Investing in Founders

According to Annie, the best founders are able to convert incredible ideas into a viable businesses. Founders must identify an acute pain point and exactly who they are solving it for. The strongest founders are able to bridge the gap between an idea and a business. A great idea won’t survive unless it exists within the constructs of a durable and scalable business model. 

When Antler decides to invest in a company, they analyze how the founder pivoted, iterated, and problem-solved and what progress they made over the 6 week period. 

Advice to Students Looking to Break into Venture Capital

As an undergraduate, Annie found that venture capital offered a career where all her interests converged. The recipe to become a great investor is the synthesis of relentless curiosity, personal impact and dedication to lifelong learning. It is a relationship driven industry and Annie believes your success as an investor is often predicated on your ability to build deep, trusting relationships.

For students seeking to pursue a career in venture capital, Annie recommends prioritizing mentorship, networking, and surrounding yourself with the right team. You can learn the technicalities of the industry such as accounting and modeling quickly on nights, weekends, and on-the-job, but she recommends building durable relationships above all else.

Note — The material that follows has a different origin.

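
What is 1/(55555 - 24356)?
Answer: 1/31199 ≈ 3.2052e-5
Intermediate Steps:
1/(55555 - 24356) = 1/31199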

Annie advises those seeking jobs in venture capital to be selective in choosing who you work for. She advises you surround yourself with people you would be proud to emulate both personally and professionally. You want to work for people who will take the time to mentor you and empower you. Working in a supportive, collaborative and empowering environment can have a tremendous impact on your career, she says. You are who you surround yourself with and in an industry rooted in relationships it is incredibly important to work for people who are genuinely invested in your success and above all else, are good people. 

According to Annie, you’re in the driver’s seat of your career and if you have emotional intelligence, personal impact and relentless intellectual curiosity you’ll make a killer VC.